It seems that Winter Storm Juno was not as bad as predicted, at least here in NYC; but we do have a lot of snow! And of course, snow means snow days, and snow days mean playing in the snow. And when we are done freezing in the snow, we warm up with cocoa and books about snow of course! I have written about many wintery, snowy books in the past including my winter list from 2013 and one of my new favorite snow books by Jonathan Bean from last year. But today, for this Let’s Read Three series, I bring three vintage books about the anticipation, excitement, and joy of snow.
An added bonus in each of these, that I didn’t originally intend, is that they all feature sledding! The third book, I am of course cheating a bit as I only intend to feature the first story, “Down the Hill.” But it counts as a story, and is just the right length for a cozy reading with these other two. Let’s read three books about winter and snow!
1. The Poky Little Puppy’s Wonderful Winter Day by Jean Chandler, 1982
Most people are probably familiar with The Poky Little Puppy created in 1942 by Janette Sebring Lowrey and Gustaf Tenggren. His is a classic story, created as one of the first twelve Little Golden Books from Simon and Schuster. This sequel of sorts is amongst the many recreations of him, oddly not done by his original creators. Jean Chandler had a hand in several Poky Little Puppy books through the 80s and I think she did a pretty marvelous job of keeping to the original Tenggren style and feel from the 40s.
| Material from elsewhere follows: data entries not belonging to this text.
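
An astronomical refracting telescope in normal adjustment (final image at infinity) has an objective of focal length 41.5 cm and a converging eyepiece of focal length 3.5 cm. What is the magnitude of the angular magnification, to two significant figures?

12

|M| = f_obj/|f_eye| = 41.5/3.5 = 11.857.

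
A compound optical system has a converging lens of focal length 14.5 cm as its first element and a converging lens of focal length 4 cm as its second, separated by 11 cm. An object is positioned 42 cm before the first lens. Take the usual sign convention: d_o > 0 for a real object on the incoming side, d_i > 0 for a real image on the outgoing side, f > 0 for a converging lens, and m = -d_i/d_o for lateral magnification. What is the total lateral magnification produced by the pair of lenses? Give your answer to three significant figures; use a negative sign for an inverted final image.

Lens 1: 1/d_i1 = 1/f_1 - 1/d_o1 = 1/14.5 - 1/42 = 0.04516 cm^-1, so d_i1 = 22.145 cm.
m_1 = -(22.145)/42 = -0.5273.
Since 22.145 cm > 11 cm, the first image lies past the second lens and serves as a virtual object: d_o2 = L - d_i1 = -11.145 cm.
Lens 2: 1/d_i2 = 1/f_2 - 1/d_o2 = 1/4 - 1/(-11.145) = 0.33972 cm^-1, so d_i2 = 2.944 cm.
m_2 = -(2.944)/(-11.145) = 0.2641.
Overall magnification: m = m_1 m_2 = -0.1393.

-0.139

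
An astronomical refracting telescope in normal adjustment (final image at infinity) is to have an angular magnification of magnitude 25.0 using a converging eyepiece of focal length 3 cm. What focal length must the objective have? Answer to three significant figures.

75.0 cm

|M| = f_obj/|f_eye|, so f_obj = |M| x |f_eye| = 25.0 x 3 = 75.000 cm.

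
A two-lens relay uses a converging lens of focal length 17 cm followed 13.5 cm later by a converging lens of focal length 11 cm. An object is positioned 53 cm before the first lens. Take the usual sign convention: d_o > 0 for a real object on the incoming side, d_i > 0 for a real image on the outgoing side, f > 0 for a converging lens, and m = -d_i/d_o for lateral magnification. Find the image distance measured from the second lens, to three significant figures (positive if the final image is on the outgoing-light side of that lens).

First lens: d_i1 = 1/(1/17 - 1/53) = 25.028 cm.
Since 25.028 cm > 13.5 cm, the first image lies past the second lens and serves as a virtual object: d_o2 = L - d_i1 = -11.528 cm.
Second lens: d_i2 = 1/(1/11 - 1/(-11.528)) = 5.629 cm.

5.63 cm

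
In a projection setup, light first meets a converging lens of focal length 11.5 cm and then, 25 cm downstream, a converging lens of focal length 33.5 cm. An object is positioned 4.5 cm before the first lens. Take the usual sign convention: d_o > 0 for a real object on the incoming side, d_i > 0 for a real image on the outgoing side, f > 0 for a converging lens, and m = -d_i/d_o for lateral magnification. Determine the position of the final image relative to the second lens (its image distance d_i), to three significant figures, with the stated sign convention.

First lens: d_i1 = 1/(1/11.5 - 1/4.5) = -7.393 cm.
The intermediate image is virtual, 7.393 cm to the left of lens 1, so d_o2 = L - d_i1 = 25 - (-7.393) = 32.393 cm.
Second lens: d_i2 = 1/(1/33.5 - 1/(32.393)) = -980.145 cm.

-980 cm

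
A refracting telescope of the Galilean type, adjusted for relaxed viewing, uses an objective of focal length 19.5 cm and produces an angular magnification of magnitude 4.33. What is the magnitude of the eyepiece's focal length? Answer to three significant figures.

4.50 cm

|M| = f_obj/|f_eye|, so |f_eye| = f_obj/|M| = 19.5/4.33 = 4.503 cm.
(The eyepiece is diverging, so its signed focal length is -4.503 cm.)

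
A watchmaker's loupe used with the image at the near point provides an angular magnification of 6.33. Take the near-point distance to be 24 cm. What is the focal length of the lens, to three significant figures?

4.50 cm

For the image at the near point, M = 1 + D/f.
f = D/(M - 1) = 24/(6.33 - 1) = 4.503 cm.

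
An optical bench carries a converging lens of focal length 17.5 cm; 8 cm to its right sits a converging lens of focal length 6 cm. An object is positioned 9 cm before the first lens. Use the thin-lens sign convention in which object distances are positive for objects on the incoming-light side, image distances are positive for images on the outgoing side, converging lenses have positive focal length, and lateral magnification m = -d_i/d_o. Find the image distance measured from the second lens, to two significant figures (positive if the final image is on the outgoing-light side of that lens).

7.8 cm

First lens: d_i1 = 1/(1/17.5 - 1/9) = -18.529 cm.
With d_i1 < 0 the first image is virtual and lies on the object side; the object distance for lens 2 is d_o2 = 8 - (-18.529) = 26.529 cm.
Second lens: d_i2 = 1/(1/6 - 1/(26.529)) = 7.754 cm.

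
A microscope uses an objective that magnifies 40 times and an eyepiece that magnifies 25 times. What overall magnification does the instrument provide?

The overall magnification of a compound microscope is the product of the objective and eyepiece magnifications:
M = M_obj x M_eye = 40 x 25 = 1000.

1000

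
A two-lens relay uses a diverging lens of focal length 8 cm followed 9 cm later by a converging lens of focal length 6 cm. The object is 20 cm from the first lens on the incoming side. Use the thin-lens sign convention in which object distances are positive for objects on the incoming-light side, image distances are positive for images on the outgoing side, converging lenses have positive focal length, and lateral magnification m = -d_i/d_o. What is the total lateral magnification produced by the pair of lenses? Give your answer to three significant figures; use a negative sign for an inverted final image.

-0.197

Lens 1: 1/d_i1 = 1/f_1 - 1/d_o1 = 1/(-8) - 1/20 = -0.17500 cm^-1, so d_i1 = -5.714 cm.
m_1 = -(-5.714)/20 = 0.2857.
The intermediate image is virtual, 5.714 cm to the left of lens 1, so d_o2 = L - d_i1 = 9 - (-5.714) = 14.714 cm.
Lens 2: 1/d_i2 = 1/f_2 - 1/d_o2 = 1/6 - 1/(14.714) = 0.09871 cm^-1, so d_i2 = 10.131 cm.
m_2 = -(10.131)/(14.714) = -0.6885.
The system's lateral magnification is m_1 m_2 = (0.2857)(-0.6885) = -0.1967.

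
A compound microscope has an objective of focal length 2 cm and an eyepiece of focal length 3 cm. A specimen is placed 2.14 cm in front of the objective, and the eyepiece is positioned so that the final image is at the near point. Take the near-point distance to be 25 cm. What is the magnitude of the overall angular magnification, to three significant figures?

Objective: 1/d_i = 1/f_obj - 1/d_o = 1/2 - 1/2.14 = 0.03271 cm^-1, so d_i = 30.571 cm.
m_obj = -d_i/d_o = -30.571/2.14 = -14.286.
Eyepiece angular magnification (image at near point): M_eye = 1 + D/f_e = 1 + 25/3 = 9.333.
Overall M = m_obj x M_eye = (-14.286)(9.333) = -133.33.
|M| = 133.33.

133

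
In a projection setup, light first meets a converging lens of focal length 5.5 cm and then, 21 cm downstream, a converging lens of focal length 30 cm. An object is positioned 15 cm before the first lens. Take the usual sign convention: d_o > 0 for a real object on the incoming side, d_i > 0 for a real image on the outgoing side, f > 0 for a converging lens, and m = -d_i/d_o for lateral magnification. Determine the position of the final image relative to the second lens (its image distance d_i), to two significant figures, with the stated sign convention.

-21 cm

Applying the thin-lens equation to the first lens, 1/5.5 = 1/15 + 1/d_i1, which gives d_i1 = 8.684 cm.
The intermediate image is 8.684 cm to the right of lens 1, so d_o2 = L - d_i1 = 21 - 8.684 = 12.316 cm.
Applying the thin-lens equation again with f_2 = 30 cm and d_o2 = 12.316 cm gives d_i2 = -20.893 cm.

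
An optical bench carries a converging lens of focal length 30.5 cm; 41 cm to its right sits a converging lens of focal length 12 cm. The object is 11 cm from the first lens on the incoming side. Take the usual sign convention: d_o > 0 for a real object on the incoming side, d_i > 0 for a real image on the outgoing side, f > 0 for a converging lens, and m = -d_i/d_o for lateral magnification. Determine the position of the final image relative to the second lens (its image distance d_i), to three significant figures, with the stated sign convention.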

In this wintery day story, the Poky Little Puppy does his best to keep up with his siblings, but keeps getting sidetrack by all the great fun snow tends to bring. Snow angels, snowball fights, sledding and more make this puppy have one lovely winter day and actually too tired to even finish his supper. We love this book around here as it is from my husband’s childhood and it is a smaller sized Little Golden Book, perfect for little hands to tote around.
2. Geraldine’s Big Snow by Holly Keller, 1988.
I became aware of Geraldine the pig stories a few months ago when I discovered them at a used bookstore. These delightful books from the 80s feature an adorable, cartoon pig with a near-perfect mimic of toddler antics and personality. Holly Keller’s watercolors are lovely with their simple, flat design and surprisingly bold colors and I am in love with her palette choices, especially in how she accents the pink of Geraldine with surrounding colors.
In Geraldine’s Big Snow, the majority of the book is actually spent on waiting for the snow to arrive. Similar to Bean’s recent book, the anticipation is the theme and is almost too much to bear. Geraldine waits and waits, visits with every neighbor in sight to learn how they are preparing for it, and then waits some more. When it finally does arrive, her sledding fun begins. I just love how the book ends with her sledding off into the white! We always add a little “Whee!” to the ending.
3. “Down the Hill” from Frog and Toad All Year by Arnold Lobel, 1976.
This is a classic Frog and Toad story, yet a bit more active and thrilling. Arnold Lobel’s characters are so charming and endearing. While I intend for you to just read this one story for the grouping, I have no doubt you’ll get coerced into reading the other four in the book as well!
Frog, being the adventurous one, wants to enjoy the winter weather; while Toad desires to stay warm in bed. Frog practically forces Toad out of bed, into snow clothes, and outside with the intention of riding his sled down the big hill. Toad remains reluctant throughout, although is comforted by the fact that Frog will be with him. Unfortunately, just as Toad is enjoying himself and the ride, Frog is knocked off and the ride turns sour. The hilarious story ends with one of many quotable lines, “Winter may be beautiful, but bed is much better.” I concur, dear Toad.
I hope you are enjoying some wintery fun with or without snow. We have plenty to go around here! Stay warm and read up and let me know what other cold-weather books are circulating!